Adapun, Heri merupakan tersangka kasus dugaan suap dan gratifikasi pengurusan Rencana Penggunaan Tenaga Kerja Asing (RPTKA) di Kemnaker. Dia diduga mulai menerima uang pada 2010.
"HS diduga menerima uang dari para agen TKA sejak menjadi Direktur PPTKA (2010-2015), Dirjen Binapenta (2015-2017), Sekjen Kemnaker (2017-2018), dan Fungsional Utama 2018-2023," ujar Juru Bicara KPK Budi Prasetyo saat dihubungi, Kamis (15/1/2026).

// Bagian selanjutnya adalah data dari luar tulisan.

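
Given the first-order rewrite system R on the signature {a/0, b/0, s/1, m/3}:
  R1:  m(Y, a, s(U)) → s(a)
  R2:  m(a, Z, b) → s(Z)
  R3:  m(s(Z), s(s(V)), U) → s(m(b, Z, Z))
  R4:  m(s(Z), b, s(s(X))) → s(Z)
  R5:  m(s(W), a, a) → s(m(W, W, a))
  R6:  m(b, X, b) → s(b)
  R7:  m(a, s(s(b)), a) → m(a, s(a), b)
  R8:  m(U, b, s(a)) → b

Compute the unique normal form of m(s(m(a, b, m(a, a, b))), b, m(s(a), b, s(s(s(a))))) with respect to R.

1. m(s(m(a, b, m(a, a, b))), b, m(s(a), b, s(s(s(a)))))  →  m(s(m(a, b, s(a))), b, m(s(a), b, s(s(s(a)))))   [R2 at 1.1.3]
2. m(s(m(a, b, s(a))), b, m(s(a), b, s(s(s(a)))))  →  m(s(b), b, m(s(a), b, s(s(s(a)))))   [R8 at 1.1]
3. m(s(b), b, m(s(a), b, s(s(s(a)))))  →  m(s(b), b, s(a))   [R4 at 3]
4. m(s(b), b, s(a))  →  b   [R8 at ε]

b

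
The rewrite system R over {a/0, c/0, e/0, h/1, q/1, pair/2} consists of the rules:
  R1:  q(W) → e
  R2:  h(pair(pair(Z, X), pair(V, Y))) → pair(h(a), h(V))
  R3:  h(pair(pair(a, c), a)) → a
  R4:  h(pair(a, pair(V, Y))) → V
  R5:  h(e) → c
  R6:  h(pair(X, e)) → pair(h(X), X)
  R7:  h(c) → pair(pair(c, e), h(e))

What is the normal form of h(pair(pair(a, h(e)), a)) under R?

1. h(pair(pair(a, h(e)), a))  →  h(pair(pair(a, c), a))   [R5 at 1.1.2]
2. h(pair(pair(a, c), a))  →  a   [R3 at ε]

a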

Budi menambahkan, Heri masih menerima aliran uang dugaan suap hingga pensiun. KPK memperkirakan jumlah uang suap yang diterimanya mencapai Rp12 miliar.
"Bahkan setelah pensiun pun, sampai dengan 2025, HS diduga masih menerima aliran uang dari para agen TKA. Dalam perkara ini diduga jumlah uang yang diterima HS setidaknya mencapai Rp12 miliar," tuturnya.
Jadwal Lengkap dan Link Live Streaming Timnas Futsal Indonesia di SEA Games 2025, Tonton di Vision+!
Dia memastikan penyidik masih terus mendalami aliran uang dalam perkara tersebut.
"Diduga pola pungutan tidak resmi seperti ini sudah terjadi sejak lama, yang terus berlanjut hingga perkara ini terungkap," katanya.
Sebagai informasi, KPK menetapkan mantan Sekretaris Jenderal (Sekjen) Kementerian Ketenagakerjaan (Kemnaker), Heri Sudarmanto sebagai tersangka.
Heri ditetapkan sebagai tersangka baru terkait kasus dugaan suap dan gratifikasi pengurusan RPTKA di Kemnaker.
"Benar, dalam pengembangan penyidikan perkara ini, KPK menetapkan satu orang tersangka baru, Saudara HS, mantan Sekjen Kemenaker," kata Juru Bicara KPK, Budi Prasetyo kepada wartawan, Rabu (29/10/2025).